Frequently asked questions
- What is a covered call on PSIX?
- A covered call on PSIX is the covered call strategy applied to PSIX (stock). The strategy is structurally neutral to slightly bullish: A covered call pairs long stock with a short out-of-the-money call, collecting premium and capping upside above the short strike in exchange for income. With PSIX stock trading near $38.82, the strikes shown on this page are snapped to the nearest listed PSIX chain strike and the premiums come straight from the end-of-day bid/ask midpoint.
- How are PSIX covered call max profit and max loss calculated?
- Max profit equals short-strike minus cost basis plus premium times 100; max loss is cost basis minus premium (at zero). Breakeven is cost basis minus premium. For the PSIX covered call priced from the end-of-day chain at a 30-day expiry (ATM IV 90.80%), the computed maximum profit is $513.00 per contract and the computed maximum loss is -$3,486.00 per contract. Live intraday quotes will differ as the chain moves through the trading session.

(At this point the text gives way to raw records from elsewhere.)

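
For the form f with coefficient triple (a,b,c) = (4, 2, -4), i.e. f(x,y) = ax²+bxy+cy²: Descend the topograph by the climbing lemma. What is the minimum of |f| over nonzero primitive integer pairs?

river: ρ → (-4,6,2)
river: ρ → (2,6,-4)
river: ρ → (-4,2,4)
river: ρ → (4,6,-2)
river: ρ → (-2,6,4)
river: ρ → (4,2,-4)
closes: descent 0, river 6
min |a| on river = 2

2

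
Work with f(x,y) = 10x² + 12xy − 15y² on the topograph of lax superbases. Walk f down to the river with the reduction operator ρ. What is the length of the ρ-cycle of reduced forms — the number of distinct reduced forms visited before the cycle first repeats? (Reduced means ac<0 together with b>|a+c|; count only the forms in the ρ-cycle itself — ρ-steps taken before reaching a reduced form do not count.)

D = 744, ⌊√D⌋ = 27
river: ρ → (-15,18,7)
river: ρ → (7,24,-6)
river: ρ → (-6,24,7)
river: ρ → (7,18,-15)
river: ρ → (-15,12,10)
river: ρ → (10,8,-17)
river: ρ → (-17,26,1)
river: ρ → (1,26,-17)
river: ρ → (-17,8,10)
river: ρ → (10,12,-15)
ρ-cycle length = 10 (tail of 0 descent steps not counted)

10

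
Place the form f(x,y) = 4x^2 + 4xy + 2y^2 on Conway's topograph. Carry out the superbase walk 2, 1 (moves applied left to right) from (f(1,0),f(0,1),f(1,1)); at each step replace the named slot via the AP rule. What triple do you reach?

start (4,2,10) = (f(1,0),f(0,1),f(1,1))
replace slot 2: 2·(4+10) − 2 = 26 → (4,26,10)
replace slot 1: 2·(26+10) − 4 = 68 → (68,26,10)

68,26,10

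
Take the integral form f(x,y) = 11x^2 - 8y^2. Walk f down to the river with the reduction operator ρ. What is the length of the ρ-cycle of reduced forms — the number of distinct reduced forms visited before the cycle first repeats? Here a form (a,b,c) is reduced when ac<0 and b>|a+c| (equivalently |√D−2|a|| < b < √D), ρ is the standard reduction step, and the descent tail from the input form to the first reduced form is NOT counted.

D = 352, ⌊√D⌋ = 18
descent: ρ → (-8,16,3)  [lands on river]
river: ρ → (3,14,-13)
river: ρ → (-13,12,4)
river: ρ → (4,12,-13)
river: ρ → (-13,14,3)
river: ρ → (3,16,-8)
ρ-cycle length = 6 (tail of 1 descent step not counted)

6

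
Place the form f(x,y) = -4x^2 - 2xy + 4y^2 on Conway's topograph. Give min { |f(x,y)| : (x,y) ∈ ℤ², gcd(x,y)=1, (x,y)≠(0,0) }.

descent: ρ → (4,2,-4)  [lands on river]
river: ρ → (-4,6,2)
river: ρ → (2,6,-4)
river: ρ → (-4,2,4)
river: ρ → (4,6,-2)
river: ρ → (-2,6,4)
closes: descent 1, river 6
min |a| on river = 2

2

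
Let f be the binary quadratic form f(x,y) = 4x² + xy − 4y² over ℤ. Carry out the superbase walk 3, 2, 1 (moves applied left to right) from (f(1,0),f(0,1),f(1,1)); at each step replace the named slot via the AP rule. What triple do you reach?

start (4,-4,1) = (f(1,0),f(0,1),f(1,1))
replace slot 3: 2·(4+(-4)) − 1 = -1 → (4,-4,-1)
replace slot 2: 2·(4+(-1)) − (-4) = 10 → (4,10,-1)
replace slot 1: 2·(10+(-1)) − 4 = 14 → (14,10,-1)

14,10,-1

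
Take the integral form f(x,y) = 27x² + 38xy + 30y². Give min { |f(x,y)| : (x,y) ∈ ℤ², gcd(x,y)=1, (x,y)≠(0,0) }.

translate: b→-16 (≡38 mod 54), so (27,38,30)→(27,-16,19)
flip: (27,-16,19)→(19,16,27)
reduced (well bottom): (19,16,27) with a≤c, −a<b≤a
well minimum = a = 19

19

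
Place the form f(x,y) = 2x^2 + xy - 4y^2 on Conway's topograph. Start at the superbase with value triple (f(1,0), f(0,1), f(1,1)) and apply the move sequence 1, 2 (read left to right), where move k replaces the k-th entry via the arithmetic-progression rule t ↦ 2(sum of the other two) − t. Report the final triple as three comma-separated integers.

start (2,-4,-1) = (f(1,0),f(0,1),f(1,1))
replace slot 1: 2·((-4)+(-1)) − 2 = -12 → (-12,-4,-1)
replace slot 2: 2·((-12)+(-1)) − (-4) = -22 → (-12,-22,-1)

-12,-22,-1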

- What is the breakeven for a PSIX covered call?
- The breakeven for the PSIX covered call priced on this page is roughly $34.87 at expiration, derived from end-of-day chain premiums. Breakeven is the underlying price at which the strategy's P&L crosses zero ignoring transaction costs and assignment risk. The current PSIX market-implied 1-standard-deviation expected move is approximately 26.03%; if the move sits well outside the breakeven distance, the structure's risk-reward becomes correspondingly tighter.
- When should you consider a covered call on PSIX?
- Covered calls on PSIX are an income strategy run on existing PSIX stock positions; traders typically sell calls at 25-35 delta with 30-45 days to expiration to balance premium against upside cap.
- How does current PSIX implied volatility affect this covered call?
- PSIX ATM IV is at 90.80% with IV rank near 12.68%, which is on the low end of its 1-year range. Premium-buying structures (long call, long put, debit spreads) are relatively cheap in this regime; premium-selling structures collect less credit per unit risk.